The area of forest and open nature has increased slightly, but its share in the total land area is among the lowest in the EU. The average change of forest and open nature has been 0.5 percent per year between 2000 and 2012, an average increase of 25 km2 per year. The area of forest decreased slightly between 2010 and 2012, whereas the smaller wetland area increased substantially. Other components of open nature, namely heathland and dunes, remain relatively stable in area.

The issue

The Netherlands is a very densely populated country and space is very scarce. The competition between different uses of this space is an environmental problem. Built-up areas are important for living and working. These areas are using up more and more space and it is mostly agricultural land that is being developed. Alongside the on-going transition of agricultural areas into built-up areas, new areas for forest or open nature are also being established.
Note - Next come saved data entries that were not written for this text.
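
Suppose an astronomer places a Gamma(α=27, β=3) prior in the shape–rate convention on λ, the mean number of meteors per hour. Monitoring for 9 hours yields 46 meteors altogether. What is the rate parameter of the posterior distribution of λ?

12

Total count 46 over total exposure 9 hours.
Posterior: α' = 27 + 46 = 73, β' = 3 + 9 = 12.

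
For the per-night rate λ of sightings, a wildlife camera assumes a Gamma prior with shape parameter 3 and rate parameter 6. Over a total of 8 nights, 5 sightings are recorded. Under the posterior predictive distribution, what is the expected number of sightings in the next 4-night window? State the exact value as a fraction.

Total count 5 over total exposure 8 nights.
Posterior: α' = 3 + 5 = 8, β' = 6 + 8 = 14.
Predictive mean over a 4-night window = T·E[λ|data] = 4·8/14 = 16/7.

16/7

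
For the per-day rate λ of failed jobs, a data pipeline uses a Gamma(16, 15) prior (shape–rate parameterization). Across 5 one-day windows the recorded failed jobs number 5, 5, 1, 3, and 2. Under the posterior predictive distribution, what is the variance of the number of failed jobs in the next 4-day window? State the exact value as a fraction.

Total count: 5 + 5 + 1 + 3 + 2 = 16.
Total exposure: 5 days.
By Gamma–Poisson conjugacy, the posterior is Gamma(α + Σx, β + Σt) = Gamma(16 + 16, 15 + 5) = Gamma(32, 20).
The posterior predictive for a window of length T is Negative Binomial with variance T·α'·(β'+T)/β'² = 4·32·24/400 = 192/25.

192/25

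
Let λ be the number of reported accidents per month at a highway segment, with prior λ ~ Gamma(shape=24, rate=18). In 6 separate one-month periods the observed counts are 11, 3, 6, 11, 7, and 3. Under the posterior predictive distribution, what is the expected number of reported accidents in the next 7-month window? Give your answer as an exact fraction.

455/24

Total count: 11 + 3 + 6 + 11 + 7 + 3 = 41.
Total exposure: 6 months.
The Gamma prior is conjugate for the Poisson rate, so λ | data ~ Gamma(24+41, 18+6) = Gamma(65, 24).
Predictive mean over a 7-month window = T·E[λ|data] = 7·65/24 = 455/24.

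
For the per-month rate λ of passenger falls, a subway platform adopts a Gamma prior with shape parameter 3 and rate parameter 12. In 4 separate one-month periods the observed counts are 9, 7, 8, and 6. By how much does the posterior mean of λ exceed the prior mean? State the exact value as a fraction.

Total count: 9 + 7 + 8 + 6 = 30.
Total exposure: 4 months.
Posterior: α' = 3 + 30 = 33, β' = 12 + 4 = 16.
Posterior mean = 33/16 = 33/16; prior mean = 3/12 = 1/4. Difference = 33/16 − 1/4 = 29/16.

29/16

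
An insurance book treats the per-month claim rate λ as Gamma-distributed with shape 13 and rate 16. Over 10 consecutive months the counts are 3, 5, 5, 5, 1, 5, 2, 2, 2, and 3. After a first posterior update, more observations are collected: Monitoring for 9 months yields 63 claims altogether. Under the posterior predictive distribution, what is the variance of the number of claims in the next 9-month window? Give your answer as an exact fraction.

43164/1225

Total count: 3 + 5 + 5 + 5 + 1 + 5 + 2 + 2 + 2 + 3 = 33.
Total exposure: 10 months.
After the first batch: Gamma(13 + 33, 16 + 10) = Gamma(46, 26).
Total count 63 over total exposure 9 months.
After the second batch: Gamma(46 + 63, 26 + 9) = Gamma(109, 35).
The posterior predictive for a window of length T is Negative Binomial with variance T·α'·(β'+T)/β'² = 9·109·44/1225 = 43164/1225.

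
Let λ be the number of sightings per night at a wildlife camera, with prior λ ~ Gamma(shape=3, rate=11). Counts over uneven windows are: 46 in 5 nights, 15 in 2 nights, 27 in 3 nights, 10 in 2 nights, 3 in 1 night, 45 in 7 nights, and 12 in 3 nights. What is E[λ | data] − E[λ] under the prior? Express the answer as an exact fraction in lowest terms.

Total count: 46 + 15 + 27 + 10 + 3 + 45 + 12 = 158.
Total exposure: 5 + 2 + 3 + 2 + 1 + 7 + 3 = 23 nights.
The Gamma prior is conjugate for the Poisson rate, so λ | data ~ Gamma(3+158, 11+23) = Gamma(161, 34).
Posterior mean = 161/34 = 161/34; prior mean = 3/11 = 3/11. Difference = 161/34 − 3/11 = 1669/374.

1669/374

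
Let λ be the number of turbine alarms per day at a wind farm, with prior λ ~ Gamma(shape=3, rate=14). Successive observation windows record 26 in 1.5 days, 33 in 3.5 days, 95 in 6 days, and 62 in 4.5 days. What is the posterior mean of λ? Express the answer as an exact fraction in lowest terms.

438/59

Total count: 26 + 33 + 95 + 62 = 216.
Total exposure: 1.5 + 3.5 + 6 + 4.5 = 15.5 days.
Conjugate update: add total count to the shape and total exposure to the rate, giving Gamma(219, 59/2).
Posterior mean = α'/β' = 219/(59/2) = 438/59.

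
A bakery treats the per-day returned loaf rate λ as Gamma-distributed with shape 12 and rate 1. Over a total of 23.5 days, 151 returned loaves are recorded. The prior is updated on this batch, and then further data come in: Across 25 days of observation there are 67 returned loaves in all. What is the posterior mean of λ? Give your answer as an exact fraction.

460/99

Total count 151 over total exposure 23.5 days.
After the first batch: Gamma(12 + 151, 1 + 23.5) = Gamma(163, 49/2).
Total count 67 over total exposure 25 days.
After the second batch: Gamma(163 + 67, 49/2 + 25) = Gamma(230, 99/2).
Posterior mean = α'/β' = 230/(99/2) = 460/99.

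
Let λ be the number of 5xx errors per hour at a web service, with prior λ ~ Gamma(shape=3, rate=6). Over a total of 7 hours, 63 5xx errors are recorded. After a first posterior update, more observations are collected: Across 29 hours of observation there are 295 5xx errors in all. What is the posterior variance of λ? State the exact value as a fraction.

361/1764

Total count 63 over total exposure 7 hours.
After the first batch: Gamma(3 + 63, 6 + 7) = Gamma(66, 13).
Total count 295 over total exposure 29 hours.
After the second batch: Gamma(66 + 295, 13 + 29) = Gamma(361, 42).
Posterior variance = α'/β'² = 361/1764.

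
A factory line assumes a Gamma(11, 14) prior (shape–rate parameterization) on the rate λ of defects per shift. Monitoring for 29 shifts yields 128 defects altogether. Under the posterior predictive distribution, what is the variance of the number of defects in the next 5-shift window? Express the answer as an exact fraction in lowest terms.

Total count 128 over total exposure 29 shifts.
By Gamma–Poisson conjugacy, the posterior is Gamma(α + Σx, β + Σt) = Gamma(11 + 128, 14 + 29) = Gamma(139, 43).
The posterior predictive for a window of length T is Negative Binomial with variance T·α'·(β'+T)/β'² = 5·139·48/1849 = 33360/1849.

33360/1849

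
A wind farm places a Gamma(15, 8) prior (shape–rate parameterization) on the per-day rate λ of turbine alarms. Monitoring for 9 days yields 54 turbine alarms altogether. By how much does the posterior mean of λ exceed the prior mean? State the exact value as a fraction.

Total count 54 over total exposure 9 days.
The Gamma prior is conjugate for the Poisson rate, so λ | data ~ Gamma(15+54, 8+9) = Gamma(69, 17).
Posterior mean = 69/17 = 69/17; prior mean = 15/8 = 15/8. Difference = 69/17 − 15/8 = 297/136.

297/136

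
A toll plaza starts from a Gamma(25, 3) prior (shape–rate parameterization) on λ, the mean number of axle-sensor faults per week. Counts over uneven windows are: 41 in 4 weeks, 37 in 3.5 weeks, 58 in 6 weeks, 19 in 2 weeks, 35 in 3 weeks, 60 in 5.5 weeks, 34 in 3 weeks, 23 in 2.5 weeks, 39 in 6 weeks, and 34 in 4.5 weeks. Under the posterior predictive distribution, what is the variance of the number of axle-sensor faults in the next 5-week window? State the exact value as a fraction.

Total count: 41 + 37 + 58 + 19 + 35 + 60 + 34 + 23 + 39 + 34 = 380.
Total exposure: 4 + 3.5 + 6 + 2 + 3 + 5.5 + 3 + 2.5 + 6 + 4.5 = 40 weeks.
Posterior: α' = 25 + 380 = 405, β' = 3 + 40 = 43.
The posterior predictive for a window of length T is Negative Binomial with variance T·α'·(β'+T)/β'² = 5·405·48/1849 = 97200/1849.

97200/1849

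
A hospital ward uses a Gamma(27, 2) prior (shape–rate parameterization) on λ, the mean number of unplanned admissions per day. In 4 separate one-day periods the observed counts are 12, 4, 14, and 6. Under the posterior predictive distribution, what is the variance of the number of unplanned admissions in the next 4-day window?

Total count: 12 + 4 + 14 + 6 = 36.
Total exposure: 4 days.
Gamma(α, β) with Poisson data over total exposure Σt gives posterior Gamma(α+Σx, β+Σt) = Gamma(63, 6).
The posterior predictive for a window of length T is Negative Binomial with variance T·α'·(β'+T)/β'² = 4·63·10/36 = 70.

70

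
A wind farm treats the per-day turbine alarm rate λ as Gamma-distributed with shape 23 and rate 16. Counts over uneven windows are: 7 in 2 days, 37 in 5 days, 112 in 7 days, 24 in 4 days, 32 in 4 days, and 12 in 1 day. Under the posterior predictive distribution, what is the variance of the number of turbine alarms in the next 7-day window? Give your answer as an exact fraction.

Total count: 7 + 37 + 112 + 24 + 32 + 12 = 224.
Total exposure: 2 + 5 + 7 + 4 + 4 + 1 = 23 days.
Posterior: α' = 23 + 224 = 247, β' = 16 + 23 = 39.
The posterior predictive for a window of length T is Negative Binomial with variance T·α'·(β'+T)/β'² = 7·247·46/1521 = 6118/117.

6118/117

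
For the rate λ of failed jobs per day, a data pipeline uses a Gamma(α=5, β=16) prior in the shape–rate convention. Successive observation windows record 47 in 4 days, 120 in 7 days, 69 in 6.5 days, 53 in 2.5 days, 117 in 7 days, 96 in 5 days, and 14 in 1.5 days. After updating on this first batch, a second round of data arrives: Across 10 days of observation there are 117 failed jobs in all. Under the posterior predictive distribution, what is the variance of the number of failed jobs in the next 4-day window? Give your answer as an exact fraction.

648208/14161

Total count: 47 + 120 + 69 + 53 + 117 + 96 + 14 = 516.
Total exposure: 4 + 7 + 6.5 + 2.5 + 7 + 5 + 1.5 = 33.5 days.
After the first batch: Gamma(5 + 516, 16 + 33.5) = Gamma(521, 99/2).
Total count 117 over total exposure 10 days.
After the second batch: Gamma(521 + 117, 99/2 + 10) = Gamma(638, 119/2).
The posterior predictive for a window of length T is Negative Binomial with variance T·α'·(β'+T)/β'² = 4·638·(127/2)/(14161/4) = 648208/14161.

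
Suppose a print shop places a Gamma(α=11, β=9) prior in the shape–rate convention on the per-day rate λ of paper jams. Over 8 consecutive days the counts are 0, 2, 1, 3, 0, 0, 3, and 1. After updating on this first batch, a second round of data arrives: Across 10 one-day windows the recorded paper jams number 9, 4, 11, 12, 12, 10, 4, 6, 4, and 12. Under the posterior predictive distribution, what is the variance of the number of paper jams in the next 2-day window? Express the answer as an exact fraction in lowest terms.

2030/243

Total count: 0 + 2 + 1 + 3 + 0 + 0 + 3 + 1 = 10.
Total exposure: 8 days.
After the first batch: Gamma(11 + 10, 9 + 8) = Gamma(21, 17).
Total count: 9 + 4 + 11 + 12 + 12 + 10 + 4 + 6 + 4 + 12 = 84.
Total exposure: 10 days.
After the second batch: Gamma(21 + 84, 17 + 10) = Gamma(105, 27).
The posterior predictive for a window of length T is Negative Binomial with variance T·α'·(β'+T)/β'² = 2·105·29/729 = 2030/243.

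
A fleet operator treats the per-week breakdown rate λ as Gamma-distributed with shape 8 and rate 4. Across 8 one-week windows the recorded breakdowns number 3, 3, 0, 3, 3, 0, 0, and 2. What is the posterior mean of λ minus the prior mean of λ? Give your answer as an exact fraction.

Total count: 3 + 3 + 0 + 3 + 3 + 0 + 0 + 2 = 14.
Total exposure: 8 weeks.
Conjugate update: add total count to the shape and total exposure to the rate, giving Gamma(22, 12).
Posterior mean = 22/12 = 11/6; prior mean = 8/4 = 2. Difference = 11/6 − 2 = -1/6.

-1/6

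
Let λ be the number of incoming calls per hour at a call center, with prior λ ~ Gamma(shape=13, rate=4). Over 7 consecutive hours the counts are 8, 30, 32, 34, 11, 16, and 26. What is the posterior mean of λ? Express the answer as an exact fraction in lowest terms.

170/11

Total count: 8 + 30 + 32 + 34 + 11 + 16 + 26 = 157.
Total exposure: 7 hours.
Gamma(α, β) with Poisson data over total exposure Σt gives posterior Gamma(α+Σx, β+Σt) = Gamma(170, 11).
Posterior mean = α'/β' = 170/11.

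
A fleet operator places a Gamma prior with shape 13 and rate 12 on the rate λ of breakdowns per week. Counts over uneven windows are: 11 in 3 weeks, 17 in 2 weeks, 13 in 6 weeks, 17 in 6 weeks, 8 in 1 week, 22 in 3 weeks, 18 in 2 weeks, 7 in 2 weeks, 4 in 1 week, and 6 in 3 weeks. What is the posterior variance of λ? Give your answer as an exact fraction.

136/1681

Total count: 11 + 17 + 13 + 17 + 8 + 22 + 18 + 7 + 4 + 6 = 123.
Total exposure: 3 + 2 + 6 + 6 + 1 + 3 + 2 + 2 + 1 + 3 = 29 weeks.
By Gamma–Poisson conjugacy, the posterior is Gamma(α + Σx, β + Σt) = Gamma(13 + 123, 12 + 29) = Gamma(136, 41).
Posterior variance = α'/β'² = 136/1681.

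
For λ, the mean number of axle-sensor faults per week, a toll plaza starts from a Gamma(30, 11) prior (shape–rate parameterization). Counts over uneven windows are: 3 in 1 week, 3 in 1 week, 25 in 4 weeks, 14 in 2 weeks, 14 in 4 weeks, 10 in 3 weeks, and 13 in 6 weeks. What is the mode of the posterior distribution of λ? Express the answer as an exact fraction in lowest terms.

Total count: 3 + 3 + 25 + 14 + 14 + 10 + 13 = 82.
Total exposure: 1 + 1 + 4 + 2 + 4 + 3 + 6 = 21 weeks.
Posterior: α' = 30 + 82 = 112, β' = 11 + 21 = 32.
Posterior mode = (α'−1)/β' = 111/32.

111/32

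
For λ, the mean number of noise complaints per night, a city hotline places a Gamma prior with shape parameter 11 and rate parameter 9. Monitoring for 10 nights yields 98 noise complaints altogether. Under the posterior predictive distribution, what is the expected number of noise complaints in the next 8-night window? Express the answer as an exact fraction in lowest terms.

872/19

Total count 98 over total exposure 10 nights.
Posterior: α' = 11 + 98 = 109, β' = 9 + 10 = 19.
Predictive mean over an 8-night window = T·E[λ|data] = 8·109/19 = 872/19.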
They are used for recreation and nature conservation and can also serve as water inundation areas in case of high water levels.

Analysis

Forest and open nature covered 14.6 percent of the land area in 2012.
Government policy aims to protect and improve the quality of nature, among other things by allocating space and implementing plans for Natura 2000 areas. By linking existing and planned natural areas for the national ecological network of protected areas, agricultural land has also been converted into nature and forest across the country.
Forest are decreased slightly between 2010 and 2012. Forest planted with EU subsidies from 1996 has grown and is now being cut for wood production. The increase in the total area of forest and open nature in recent years has been totally accounted for by an increase in open nature, such as wetlands and marshlands. The area of heathland and dunes has remained.

International comparison

International comparison is based on the share of forests in total land area. The Netherlands has one of the lowest shares of forest areain the EU and the OECD. The Netherlands has historically always been a relatively densely populated country with a lot of agricultural land. The lower delta location of the Netherlands has a significant influence on the landscape and also shapes internationally recognized wetlands with important natural systems. A low ranking based on an indicator reflecting share of forest area does not take into account valuable nature areas such as wetlands in a small number of countries.